En los años ochenta surgieron las llamadas Autodefensas Unidas de Colombia como un movimiento paramilitar para enfrentar el creciente peligro que significaban las guerrillas comunistas, encabezadas por las FARC.
Patrocinadas por ganaderos, agricultores, y empresas trasnacionales que, cansadas de la extorsión y los secuestros de que eran víctimas, decidieron tomar medidas por cuenta propia. A ellas se sumaron políticos y militares que las vieron como la única opción para contener el peligro que significaban las FARC para la paz y la gobernabilidad de ese país.
Con el tiempo las autodefensas se convirtieron en lo contrario: empezaron a arrasar con una violencia inaudita las comunidades que apoyaban a las guerrillas cometiendo crímenes masivos y graves violaciones a los derechos humanos, luego se ligaron al narcotráfico y empezaron también a secuestrar y a extorsionar.

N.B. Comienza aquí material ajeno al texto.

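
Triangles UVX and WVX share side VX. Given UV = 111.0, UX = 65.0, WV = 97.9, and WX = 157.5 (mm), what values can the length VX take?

59.6 < VX < 176.0

From triangle UVX: |111.0 − 65.0| < VX < 111.0 + 65.0, i.e. 46.0 < VX < 176.0.
From triangle WVX: 59.6 < VX < 255.4.
Both must hold, so VX lies in the intersection.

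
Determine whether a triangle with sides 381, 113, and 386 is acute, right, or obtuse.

acute

Compare the square of the longest side to the sum of squares of the other two: 113² + 381² = 157930 > 148996 = 386².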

Tras un polémico proceso de desmovilización de 30 mil paramilitares, liderado por el gobierno del entonces presidente Álvaro Uribe, varios de sus principales dirigentes terminaron siendo extraditados como narcotraficantes a los Estados Unidos, y luego juzgados.
Esta historia viene a colación por lo que está sucediendo en Michoacán con las llamadas autodefensas comunitarias, frente a las cuales el gobierno federal se mueve con una preocupante indefinición. Lo mismo las convoca a deponer las armas que a “regularizarse” para constituirse en “policías comunitarias” sometidas a capacitación y “exámenes de confianza”.

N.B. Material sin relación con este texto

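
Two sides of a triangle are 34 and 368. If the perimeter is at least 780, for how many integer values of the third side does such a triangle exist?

Triangle inequality: 334 < x < 402. Perimeter ≥ 780 gives x ≥ 780 − 34 − 368 = 378.
So 378 ≤ x < 402; integers 378 through 401: 24 values.

24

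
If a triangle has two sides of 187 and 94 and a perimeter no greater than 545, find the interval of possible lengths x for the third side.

93 < x ≤ 264

Triangle inequality alone gives 93 < x < 281.
The perimeter condition gives x ≤ 545 − 187 − 94 = 264.
Intersecting the two: 93 < x ≤ 264.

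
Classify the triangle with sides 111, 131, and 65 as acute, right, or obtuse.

Compare the square of the longest side to the sum of squares of the other two: 65² + 111² = 16546 < 17161 = 131².

obtuse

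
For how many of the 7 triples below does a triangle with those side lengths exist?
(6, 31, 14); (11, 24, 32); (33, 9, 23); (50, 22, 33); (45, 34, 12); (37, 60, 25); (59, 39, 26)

5

(6,14,31): 6+14 ≤ 31 → not valid
(11,24,32): 11+24 > 32 → valid
(9,23,33): 9+23 ≤ 33 → not valid
(22,33,50): 22+33 > 50 → valid
(12,34,45): 12+34 > 45 → valid
(25,37,60): 25+37 > 60 → valid
(26,39,59): 26+39 > 59 → valid
5 of the 7 triples form a triangle.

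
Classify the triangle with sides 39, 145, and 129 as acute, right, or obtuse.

obtuse

Compare the square of the longest side to the sum of squares of the other two: 39² + 129² = 18162 < 21025 = 145².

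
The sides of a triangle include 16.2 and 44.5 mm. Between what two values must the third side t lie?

By the triangle inequality, t must be less than 16.2 + 44.5 = 60.7 and greater than |16.2 − 44.5| = 28.3.

28.3 < t < 60.7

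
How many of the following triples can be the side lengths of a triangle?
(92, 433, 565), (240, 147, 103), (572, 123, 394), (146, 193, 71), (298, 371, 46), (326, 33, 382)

2

(92,433,565): 92+433 ≤ 565 → not valid
(103,147,240): 103+147 > 240 → valid
(123,394,572): 123+394 ≤ 572 → not valid
(71,146,193): 71+146 > 193 → valid
(46,298,371): 46+298 ≤ 371 → not valid
(33,326,382): 33+326 ≤ 382 → not valid
2 of the 6 triples form a triangle.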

Estamos ante un grave desafío, porque lo que está en juego es la autoridad del Estado democrático para ejercer el monopolio del uso legítimo de la violencia.
Michoacán es el coctel perfecto para el desastre. Un gobernador que no gobierna generando reclamos por la desaparición de poderes, un amplio control territorial de la delincuencia organizada, autodefensas que cuentan con armamento de alto poder y capacidad logística que despiertan sospechas sobre quien las respalda.

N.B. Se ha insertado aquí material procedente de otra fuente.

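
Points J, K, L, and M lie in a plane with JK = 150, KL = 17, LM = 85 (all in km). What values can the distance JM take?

The maximum is all hops collinear in one direction: 150 + 17 + 85 = 252.
The longest hop is 150; the others sum to 102. Folding the others back against it leaves at least 150 − 102 = 48.

48 ≤ JM ≤ 252 km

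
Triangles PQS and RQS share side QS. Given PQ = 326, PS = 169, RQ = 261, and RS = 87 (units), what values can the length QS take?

174 < QS < 348

From triangle PQS: |326 − 169| < QS < 326 + 169, i.e. 157 < QS < 495.
From triangle RQS: 174 < QS < 348.
Both must hold, so QS lies in the intersection.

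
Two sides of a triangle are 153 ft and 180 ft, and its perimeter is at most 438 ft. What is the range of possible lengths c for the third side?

27 < c ≤ 105 ft

Triangle inequality alone gives 27 < c < 333.
The perimeter condition gives c ≤ 438 − 153 − 180 = 105.
Intersecting the two: 27 < c ≤ 105.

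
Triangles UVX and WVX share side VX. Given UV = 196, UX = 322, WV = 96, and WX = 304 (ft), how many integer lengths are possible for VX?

From triangle UVX: 126 < VX < 518.
From triangle WVX: 208 < VX < 400.
Intersection: 208 < VX < 400, so integers 209 through 399: 191 values.

191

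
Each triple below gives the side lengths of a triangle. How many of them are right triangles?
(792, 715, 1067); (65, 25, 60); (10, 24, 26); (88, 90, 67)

(792,715,1067): 715²+792² = 1138489 = 1067² → right
(65,25,60): 25²+60² = 4225 = 65² → right
(10,24,26): 10²+24² = 676 = 26² → right
(88,90,67): 67²+88² = 12233 > 8100 = 90² → acute
3 of the 4 are right.

3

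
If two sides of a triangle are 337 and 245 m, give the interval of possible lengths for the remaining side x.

By the triangle inequality, x must be less than 337 + 245 = 582 and greater than |337 − 245| = 92.

92 < x < 582 (m)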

A ello se suman los rezagos sociales. 54% de la población está en pobreza, 2.4 millones de michoacanos viven de manera precaria; 650 mil están en pobreza extrema.
El gobierno federal ha respondido designando a Alfredo Castillo, un funcionario cercano al presidente de la República, como Comisionado para la Seguridad y el Desarrollo Integral de Michoacán. Esta decisión ha generado críticas por la percepción de que sus amplísimas funciones lastiman el mandato de las autoridades locales, y ha intensificado la presencia de las fuerzas militares sobre todo en Tierra Caliente, escenario central de la guerra que libran las autodefensas comunitarias y los Templarios.
Se ha anunciado, también, la implementación de una estrategia especial de política social para atender la pobreza y la marginación en 30 municipios de Tierra Caliente y la zona purépecha con una bolsa federal de 3 mil millones de pesos.
Recientemente en el municipio de Tancítaro las autodefensas comunitarias devolvieron a sus propietarios 265 hectáreas de huertas de aguacate que estaban en manos de los Templarios. Ante ello, no debe de extrañarnos que, de acuerdo con una encuesta del Gabinete de Comunicación Estratégica, dos tercios de los michoacanos aprueben las acciones de los grupos de autodefensa.
La complejidad de la crisis michoacana no admite respuestas fáciles. Es la hora de combinar, de manera inteligente y sensible, el poder de las instituciones del Estado junto a la reconstrucción del tejido social. Michoacán es un caso perverso que puede extenderse también a Guerrero, donde existen condiciones políticas y sociales muy similares.
Las decisiones son delicadas, porque no sabemos si con el tiempo estas autodefensas comunitarias que responden a muy diversos intereses, terminarán por transformarse en un nuevo factor de violencia e inseguridad.
Colombia es un ejemplo de lo que puede suceder cuando el Estado pierde el control y no existe una visión estratégica sobre cómo recuperar la gobernabilidad y la seguridad pública. No lo olvidemos.